Today Marine Le Pen’s Rassemblement National (RN) has around 25,000 full members, a muscular security service, and the ability to hold vast rallies. It has MPs and hundreds of local councillors. The RN topped the polls in the European elections (24.31%). The Brexit Party also headed the UK European results. It is a private company owned by Nigel Farage. Classed on the extreme right by much of the European media, it contains alongside former Tories, ex-UKIP, and other hard right-wingers, a ‘red-brown’ tendency headed by the former Revolutionary Communist Party member, Claire Fox. Fox and her comrades see in Brexit an assertion of ‘democracy’. Yet the Spiked faction’s anti-Parliamentarian and anti-internationalist shift comes close to the far right’s focus on the manipulations of hidden ‘elites’.
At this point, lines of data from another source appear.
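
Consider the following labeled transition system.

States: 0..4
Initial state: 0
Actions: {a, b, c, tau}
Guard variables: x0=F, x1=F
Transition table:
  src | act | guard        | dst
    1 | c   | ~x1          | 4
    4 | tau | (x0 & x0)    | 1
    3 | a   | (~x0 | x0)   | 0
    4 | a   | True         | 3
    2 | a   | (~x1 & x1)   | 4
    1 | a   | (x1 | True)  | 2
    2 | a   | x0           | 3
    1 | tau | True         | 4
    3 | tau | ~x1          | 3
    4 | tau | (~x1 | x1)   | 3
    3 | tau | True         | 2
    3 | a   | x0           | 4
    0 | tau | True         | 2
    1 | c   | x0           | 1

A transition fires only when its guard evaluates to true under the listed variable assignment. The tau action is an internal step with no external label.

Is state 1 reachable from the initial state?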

The left cannot respond by taking over the language of these ‘outliers’ and giving it a different content. Those who wish to erect borders, those who appeal to the identity politics of the ‘Somewhere’ people, are not going to draw together a constituency that will help support left governments or parties. The voices that pit old communities against urban elites, dosed with a vague critique of neoliberalism, enter the same territory as the pro-Brexit nationalists who attack cosmopolitan globalists. National populism feeds off political confusion. It looks as if it is becoming, if not a new fascism, at least a place within which extreme right ideologies can flourish. To give a voice to the discontent fuelling their successes we need our own way of speaking to people. This is something that the Labour Party’s radical social and economic policies have begun to do.

Andrew Coates

Andrew Coates is a member of Chartist EB.